Le Mandelbrot original est un objet incroyable qui a alimenté l’imagination du public pendant 30 ans avec ses structures en cascade et ses détails colorés hypnotiques. Ce sont des fractales, un type de forme qui offre un niveau de détail infini, quelque soit le nombre de fois où vous agrandissez l’image. Comme un tronc d’arbre d’où poussent les branches qui se divisent à leur tour en plus petites branches, qui se divisent elles-même en brindille. Les fractales émergent en suivant une formule mathématique assez simple, mais au final, c’est toujours plat, en deux dimensions. Il n’y a pas de profondeur, d’ombre, de perspective ou de source de lumière. Nous présentons dans cet article une version potentielle en trois dimensions de ces fractales.

Examinons maintenant ce qu’ils ont trouvé. C’est une vue du dessus. C’est la première itération, ou la seconde, car la première ressemble à une sphère, mais on voit émerger cette structure et au fur et à mesure des itérations, en répétant le processus, on voit clairement la géométrie hexagonale qui se forme et des bulbes sur les bords.

C’est un gros plan de certains bulbes et ce n’est peut-être pas la forme perfectionnée, mais quand on regarde de près, on voir ces magnifiques structures dedans.

Celle-ci a l’air très dentelée, on peut bien sûr agrandir une petite zone.

Regardez les détails, la structure holographique constituée de formes à l’intérieur, on voit tous les détails.

Et quand on regarde le tout, on obtient cela.

Je ne sais pas pour vous, mais en voyant ça, j’ai toute suite pensé, mon Dieu, je vais pouvoir connecter les points et obtenir tous les solides de Platon car toutes ces bosses définissent clairement où ils seraient.
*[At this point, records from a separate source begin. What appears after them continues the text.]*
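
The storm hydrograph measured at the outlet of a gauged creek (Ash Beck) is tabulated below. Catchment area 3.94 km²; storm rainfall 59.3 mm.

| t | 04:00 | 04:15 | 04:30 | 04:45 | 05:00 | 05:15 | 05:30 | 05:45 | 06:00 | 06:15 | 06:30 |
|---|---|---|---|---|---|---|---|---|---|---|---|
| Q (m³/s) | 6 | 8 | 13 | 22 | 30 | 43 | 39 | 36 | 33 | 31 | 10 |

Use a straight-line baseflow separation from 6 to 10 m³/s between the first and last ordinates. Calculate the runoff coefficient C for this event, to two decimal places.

C ≈ 0.70

ΣQ_DR = 183.0 m³/s; V = ΣQ_DR·Δt = 1.647 × 10^5 m³.
Runoff depth d = V / A = 41.80 mm.
C = d / P = 41.80 / 59.3 = 0.70.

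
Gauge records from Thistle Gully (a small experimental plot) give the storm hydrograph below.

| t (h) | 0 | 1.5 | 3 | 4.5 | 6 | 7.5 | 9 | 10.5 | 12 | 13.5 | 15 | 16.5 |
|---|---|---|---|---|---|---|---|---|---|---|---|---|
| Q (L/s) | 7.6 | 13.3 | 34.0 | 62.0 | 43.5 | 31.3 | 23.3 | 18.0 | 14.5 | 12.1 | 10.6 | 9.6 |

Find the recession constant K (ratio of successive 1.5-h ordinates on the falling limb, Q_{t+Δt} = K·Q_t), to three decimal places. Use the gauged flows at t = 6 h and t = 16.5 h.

Using the recession-limb readings at t = 6 h and t = 16.5 h: Q falls from 43.5 to 9.6 L/s over 7 intervals.
K = (Q₂/Q₁)^(1/7) = (9.6/43.5)^(1/7) = 0.806.

K ≈ 0.806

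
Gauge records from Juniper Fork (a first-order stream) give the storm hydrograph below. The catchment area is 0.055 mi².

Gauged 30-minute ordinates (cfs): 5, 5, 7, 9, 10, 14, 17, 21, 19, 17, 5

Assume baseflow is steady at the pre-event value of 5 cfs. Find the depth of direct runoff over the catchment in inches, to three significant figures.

d ≈ 1.04 in

Direct runoff: 0.0, 0.0, 2.0, 4.0, 5.0, 9.0, 12.0, 16.0, 14.0, 12.0, 0.0 cfs; ΣQ_DR = 74.00 cfs.
V = ΣQ_DR · Δt = 74.00 × 1800 s = 1.332 × 10^5 ft³.
Over A = 0.055 mi², depth = V / A = 1.04 in.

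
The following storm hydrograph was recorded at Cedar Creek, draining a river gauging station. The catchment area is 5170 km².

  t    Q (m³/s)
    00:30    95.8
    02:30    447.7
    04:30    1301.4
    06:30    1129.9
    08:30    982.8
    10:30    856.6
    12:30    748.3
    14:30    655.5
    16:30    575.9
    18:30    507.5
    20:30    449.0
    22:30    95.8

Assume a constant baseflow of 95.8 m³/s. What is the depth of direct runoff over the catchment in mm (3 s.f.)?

Direct runoff: 0.0, 351.9, 1205.6, 1034.1, 887.0, 760.8, 652.5, 559.7, 480.1, 411.7, 353.2, 0.0 m³/s; ΣQ_DR = 6697 m³/s.
V = ΣQ_DR · Δt = 6697 × 7200 s = 4.822 × 10^7 m³.
Over A = 5170 km², depth = V / A = 9.33 mm.

d ≈ 9.33 mm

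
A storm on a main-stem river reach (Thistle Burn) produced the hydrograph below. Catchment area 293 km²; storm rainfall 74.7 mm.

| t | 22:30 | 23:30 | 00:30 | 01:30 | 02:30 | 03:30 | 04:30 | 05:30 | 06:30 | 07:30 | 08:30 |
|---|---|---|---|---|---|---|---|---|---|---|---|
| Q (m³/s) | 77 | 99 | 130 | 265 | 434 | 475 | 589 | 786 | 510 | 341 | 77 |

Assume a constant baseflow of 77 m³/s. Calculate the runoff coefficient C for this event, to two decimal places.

ΣQ_DR = 2936 m³/s; V = ΣQ_DR·Δt = 1.057 × 10^7 m³.
Runoff depth d = V / A = 36.07 mm.
C = d / P = 36.07 / 74.7 = 0.48.

C ≈ 0.48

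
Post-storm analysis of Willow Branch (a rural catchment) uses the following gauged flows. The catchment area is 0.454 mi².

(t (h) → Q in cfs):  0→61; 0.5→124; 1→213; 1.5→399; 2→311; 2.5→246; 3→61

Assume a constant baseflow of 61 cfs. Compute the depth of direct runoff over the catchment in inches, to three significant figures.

d ≈ 1.69 in

Direct runoff: 0.0, 63.0, 152.0, 338.0, 250.0, 185.0, 0.0 cfs; ΣQ_DR = 988.0 cfs.
V = ΣQ_DR · Δt = 988.0 × 1800 s = 1.778 × 10^6 ft³.
Over A = 0.454 mi², depth = V / A = 1.69 in.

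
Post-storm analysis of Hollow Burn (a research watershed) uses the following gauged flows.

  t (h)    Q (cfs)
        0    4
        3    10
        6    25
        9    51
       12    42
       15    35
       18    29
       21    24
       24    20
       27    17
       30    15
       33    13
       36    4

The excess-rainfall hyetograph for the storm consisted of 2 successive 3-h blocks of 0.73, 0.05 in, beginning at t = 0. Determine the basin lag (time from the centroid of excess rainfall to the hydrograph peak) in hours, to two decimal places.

t_L ≈ 7.31 h

Centroid of excess rainfall: t_c = Σ P_i·t̄_i / ΣP_i = 1.6923 h (block centres at 1.5, 4.5 h).
Hydrograph peak occurs at t = 9 h, so basin lag t_L = 9 − 1.6923 = 7.31 h.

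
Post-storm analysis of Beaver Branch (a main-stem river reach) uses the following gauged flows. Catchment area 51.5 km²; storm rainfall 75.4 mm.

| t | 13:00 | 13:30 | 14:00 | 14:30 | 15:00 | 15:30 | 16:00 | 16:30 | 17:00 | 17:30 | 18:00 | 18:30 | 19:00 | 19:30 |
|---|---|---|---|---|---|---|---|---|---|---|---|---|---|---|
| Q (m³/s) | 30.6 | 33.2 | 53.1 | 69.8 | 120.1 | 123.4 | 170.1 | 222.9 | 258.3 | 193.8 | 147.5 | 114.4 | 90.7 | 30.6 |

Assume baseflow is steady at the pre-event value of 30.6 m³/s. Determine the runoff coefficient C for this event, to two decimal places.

C ≈ 0.57

ΣQ_DR = 1230 m³/s; V = ΣQ_DR·Δt = 2.214 × 10^6 m³.
Runoff depth d = V / A = 42.99 mm.
C = d / P = 42.99 / 75.4 = 0.57.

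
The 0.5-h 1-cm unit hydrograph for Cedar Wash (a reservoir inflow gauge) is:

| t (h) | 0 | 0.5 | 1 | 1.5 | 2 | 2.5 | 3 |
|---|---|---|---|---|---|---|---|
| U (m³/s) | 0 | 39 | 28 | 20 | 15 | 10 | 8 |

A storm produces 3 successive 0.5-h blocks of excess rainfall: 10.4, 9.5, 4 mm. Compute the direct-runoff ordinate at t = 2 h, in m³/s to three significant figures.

Q ≈ 45.8 m³/s

By discrete convolution, Q_j = Σ (P_i / 10 mm) · U_{j−i}.
At t = 2 h (j=4): Q = (10.4/10)·15 + (9.5/10)·20 + (4/10)·28 = 45.8 m³/s.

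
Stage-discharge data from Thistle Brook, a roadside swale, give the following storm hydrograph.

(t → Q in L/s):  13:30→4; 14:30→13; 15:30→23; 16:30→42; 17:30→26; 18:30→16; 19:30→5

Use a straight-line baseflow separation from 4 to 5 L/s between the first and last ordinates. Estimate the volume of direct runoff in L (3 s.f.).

Direct-runoff ordinates (Q − Q_b): 0.00, 8.83, 18.67, 37.50, 21.33, 11.17, 0.00 L/s.
ΣQ_DR = 97.50 L/s.
With Δt = 1 h = 3600 s, V = ΣQ_DR · Δt = 97.50 × 3600 = 3.51 × 10^5 L.

V ≈ 3.51 × 10^5 L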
Ils apparaissent de la même manière que sur les sphères écossaises, c’est renversant.

Il y a ici quelque chose de vraiment intéressant car ce Mandelbulb indique vraiment que les solides de Platon eux-même sont des fractales, et le secret, encore une fois, est un assemblage de sphères, où chaque sphère contient une image du tout. C’est un rebondissement fascinant dans notre compréhension du fonctionnement de cette physique.

C’était Enseignements de la Sagesse. Je suis David Wilcock. Merci de nous avoir suivis.